What??? you say. How is it possible that by eliminating the estate tax you are creating a tax for widows and widowers? As I noted, due to the magic of Internal Revenue Code Section 1014, capital gains taxes disappear at death under the 2009 law. Section 1014 creates a “step-up in basis” by stating that when an estate is subject to estate taxes, the cost basis of inherited assets is the date of death value.  For example, mom bought stock for $10, and when she dies it is worth $100.  Dad  inherits stock and sells for $100.  His capital gains is $0 ($100 of value - $100 of basis =0).

However, in 2010 there will be no estate tax, and therefore no “step-up in basis”.  Instead, per Section 1022, Dad can apply $1,300,000 million plus $3,000,000 to add basis to the assets that mom has. How might this work? Let’s say mom has a $6 million estate, made up mostly of the family business she and dad still work in and some real estate. Assume mom has a $500,000 basis in the assets – all that appreciation has been due to increases in value over the years. If mom died in 2009, dad would get $6 million tax free. If mom dies in 2010, and dad sells everything since he doesn’t want to work without his life partner, he only has a basis of $4,800,000  ($500,000 of mom’s basis + $4,300,000 of allocated basis). Since he sold for $6 million, he has $1,200,000 of capital gains. He will owe the federal government $180,000, and if he lives in New Jersey, he will also owe the Garden State $90,000, for a total of $270,000. Remember, had mom died in 2009 when there was an estate tax in place, dad would have owed $0.

It bears repeating that all other concerns aside, this new tax regime where you need to track cost basis over a life time is a nightmare. How do you prove mom’s basis before she died was $500,000? Was every improvement tracked? What documentation will the IRS accept as proof? Will you have that documentation 30, 40, 50 years later?

My next post will address some planning opportunities (every cloud has a silver lining after all) that might exist in this new tax environment.

Estate Tax Opponents Shift Strategy

The Huffington Post heralds "An Estate Tax Victory By Any Other Name".  Contributor Chuck Collins advises that the richest (billionaires, not mere millionaires) families in America have recently changed their strategy from calling for the death of the so-called "death tax" to the reducing the impact of the same.

The federal estate tax effects less than 2% of estates nationwide.  However, Collins reports that "Wealthy families, including 18 dynastic families such as heirs to the Mars candy family fortune, had spent millions in lobbying funds to save billions in future taxes."   Now, they have apparently changed this mission statement to their lobbyist not to "kill the death tax" but to mitigate its impact.

I understand how the estate tax seems categorically unfair.  However, it bears reminding that the estate tax stands in lieu of the capital gain tax when a person dies.
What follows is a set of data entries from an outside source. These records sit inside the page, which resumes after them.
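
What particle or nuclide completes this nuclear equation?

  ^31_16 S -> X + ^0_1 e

P-31

Conserve mass number: 31 = A + 0, so A = 31.
Conserve atomic number: 16 = Z + 1, so Z = 15.
Z = 15 is phosphorus, so the species is ^31_15 P.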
When you die, you may have assets that have increased in value between when you bought them and when you died.  For example, you bought stock in Acme, Inc. at $10 a share and it is now $100 a share.  If you sell that stock, during your lifetime, you owe capital gains tax on the gain of $90.  

However, due to Section 1014 of the Internal Revenue Code, when you heirs sell that same inherited stock, their cost basis is $100 (the tax basis is "stepped-up" to the date of death value, and all that appreciation during your lifetime disappears, as does the governments opportunity to tax it.  

The cost for the the "magic wand'? - the existence of an estate tax that taxes your assets at death (assuming you have more than $3.5 million from a federal estate tax perspective).  The kicker is that capital gains tax rates are 15% presently, and estate tax rates 45%, so perhaps it is the rates that need to be looked at, not the existence of the tax.